İstiklal Marşı’mızı okuduğumuz vakit içimizin titremesi, gözlerimizin nemlenmesi ve omuzlarımızda taşıdığımız yükün ağırlığını daha güçlü bir şekilde hissetmemiz kuşkusuz nedensiz değildir. Bu vesile ile Milli mücadele ve bağımsızlık destanımızın ebedi simgesi olan İstiklal Marşı'mızın şairi Mehmet Akif Ersoy’u rahmetle ve minnetle anıyorum.” ifadelerine yer verdi.
Kültür, bütün bunları içine alan bir hayat biçimidir.

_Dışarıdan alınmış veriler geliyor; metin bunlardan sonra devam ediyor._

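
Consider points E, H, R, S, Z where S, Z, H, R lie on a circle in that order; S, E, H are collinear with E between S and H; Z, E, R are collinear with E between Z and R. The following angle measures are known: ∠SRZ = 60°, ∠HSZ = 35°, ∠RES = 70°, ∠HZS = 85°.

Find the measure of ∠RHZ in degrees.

1. ∠SHZ = 60°  [same arc SZ]
2. ∠HRZ = 35°  [same arc ZH]
3. ∠HEZ = 70°  [vertical angles at E]
4. ∠HZR = 50°  [△ZEH]
5. ∠RHZ = 95°  [△ZHR]

∠RHZ = 95°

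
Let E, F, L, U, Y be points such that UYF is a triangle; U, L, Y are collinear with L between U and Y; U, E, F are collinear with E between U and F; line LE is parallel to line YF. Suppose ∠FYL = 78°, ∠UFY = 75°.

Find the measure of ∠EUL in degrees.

1. ∠FYU = 78°  [L on ray YU]
2. ∠FUY = 27°  [△UYF]
3. ∠EUL = 27°  [L on UY, E on UF]

∠EUL = 27°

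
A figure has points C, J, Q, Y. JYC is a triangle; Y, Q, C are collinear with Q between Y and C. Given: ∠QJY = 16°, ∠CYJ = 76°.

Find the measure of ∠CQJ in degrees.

1. ∠JYQ = 76°  [Q on ray YC]
2. ∠JQY = 88°  [△JYQ]
3. ∠CQJ = 92°  [linear pair at Q on YC]

∠CQJ = 92°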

Kültürün bir hayat biçimi olduğunu belirten Rektör Karabulut, “Kültür, sadece kitap, sadece müzik, sadece mimari değildir. Kültür, bütün bunları içine alan bir hayat biçimidir.
Selamlaşmamızdan başlayan, oturup-kalkışımıza, giydiğimize, yiyip-içtiğimize, evimizin düzenine kadar, kimliğimizin tüm unsurlarını, sahip olduğunuz kültür belirler. Kültür ve Turizm bu anlamda önemli kavramlardır. Kültürümüzün aktarılması anlamında turizm de önemli bir yere sahiptir.” dedi.

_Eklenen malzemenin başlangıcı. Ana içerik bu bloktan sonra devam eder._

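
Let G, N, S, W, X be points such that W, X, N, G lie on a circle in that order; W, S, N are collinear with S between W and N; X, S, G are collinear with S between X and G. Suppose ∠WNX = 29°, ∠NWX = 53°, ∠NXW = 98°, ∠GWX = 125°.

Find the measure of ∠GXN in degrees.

∠GXN = 72°

1. ∠NGX = 53°  [same arc XN]
2. ∠GNX = 55°  [cyclic WXNG, opposite ∠W+∠N]
3. ∠GXN = 72°  [△XNG]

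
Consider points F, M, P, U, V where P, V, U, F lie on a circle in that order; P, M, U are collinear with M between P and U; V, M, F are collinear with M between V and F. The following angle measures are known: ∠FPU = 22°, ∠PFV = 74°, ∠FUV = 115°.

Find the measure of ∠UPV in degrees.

1. ∠FVU = 22°  [same arc UF]
2. ∠UFV = 43°  [△VUF]
3. ∠UPV = 43°  [same arc VU]

∠UPV = 43°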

Malatya Kültür Turizminde bir markadır.
Rektör Karabulut, “Malatya bu noktada bir çekim merkezidir. Kayısımız nasıl bir marka ise, Malatya Kültür Turizminde bir markadır. Kültür turizmi keşfedilmesi, desteklenmesi ve alternatif olması gereken bir noktaya mutlaka ulaşmalıdır, yaygınlaşmalıdır. Ülkemizin doğal, tarihsel ve kültürel turizm potansiyeli; turizme dayalı yerel ve bölgesel kalkınma için önemli bir imkan vermektedir.
Her alanda gelişen tarihini bilen bilinçli nesiller yetiştirmek en büyük amacımız.

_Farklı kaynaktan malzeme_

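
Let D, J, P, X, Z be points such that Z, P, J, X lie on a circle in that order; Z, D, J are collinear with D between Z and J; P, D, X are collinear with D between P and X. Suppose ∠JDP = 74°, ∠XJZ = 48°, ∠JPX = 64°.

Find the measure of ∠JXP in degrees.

∠JXP = 26°

1. ∠XDZ = 74°  [vertical angles at D]
2. ∠JDX = 106°  [linear pair at D on ZJ]
3. ∠JXP = 26°  [△JDX]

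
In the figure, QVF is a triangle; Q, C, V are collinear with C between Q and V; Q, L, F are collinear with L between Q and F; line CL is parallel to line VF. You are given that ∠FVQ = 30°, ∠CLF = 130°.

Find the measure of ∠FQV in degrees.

1. ∠LCQ = 30°  [CL∥VF, corresponding at C]
2. ∠CLQ = 50°  [linear pair at L on QF]
3. ∠CQL = 100°  [△QCL]
4. ∠FQV = 100°  [C on QV, L on QF]

∠FQV = 100°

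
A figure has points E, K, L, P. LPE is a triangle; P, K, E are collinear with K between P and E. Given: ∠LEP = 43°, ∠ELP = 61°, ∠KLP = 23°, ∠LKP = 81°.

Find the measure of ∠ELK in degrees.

1. ∠KEL = 43°  [K on ray EP]
2. ∠EKL = 99°  [linear pair at K on PE]
3. ∠ELK = 38°  [△LKE]

∠ELK = 38°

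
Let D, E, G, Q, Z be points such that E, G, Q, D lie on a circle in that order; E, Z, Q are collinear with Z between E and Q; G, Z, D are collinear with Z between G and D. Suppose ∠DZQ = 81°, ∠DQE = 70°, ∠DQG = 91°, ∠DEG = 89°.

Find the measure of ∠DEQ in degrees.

∠DEQ = 60°

1. ∠DZE = 99°  [linear pair at Z on EQ]
2. ∠DGE = 70°  [same arc ED]
3. ∠EDG = 21°  [△EGD]
4. ∠DEQ = 60°  [△EZD]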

Konuşmasında öğrencilere hitap eden Rektör Karabulut, öğrencileri için her konuda destek olduklarını belirterek MTÜ öğrencisi olmanın bir ayrıcalık olduğunu, yapılan programlar ile kişisel gelişim sağlamayı hedeflediklerini belirtti. Aynı zamanda yabancı dilin önemine de değinen Rektör Karabulut, “İlerlemek ve başarı göstermekte sizlere düşüyor. Bu anlamda sizin için çok büyük öneme sahip olan yabancı dilinizi mutlaka geliştirmenizi, hatta ikinci bir yapancı dil öğrenmenizi tavsiye ediyorum.” dedi.
Kültür ve sanat aslında aynı şey, ikisi birbirinden farklı değil.
Kültür ve Turizm Bakan Yardımcısı Ahmet Misbah Demircan, “Kültür ve sanata kavramlar üzerinden konuşarak gitmek lazım. Çünkü şunu gözlemliyorum, kültür deyince ne anlıyoruz, sanat deyince ne anlıyoruz. Buraları sürekli anlatmakta fayda var gibi geliyor.
Bir anket ile karşılaşmıştım; kültür ve sanattan ne anlıyorsunuz? Diye soru sorulmuş. Anketin %50’sine cevap verilmemiş. Niye vermemiş, demek ki daha çok anlatmamız lazım.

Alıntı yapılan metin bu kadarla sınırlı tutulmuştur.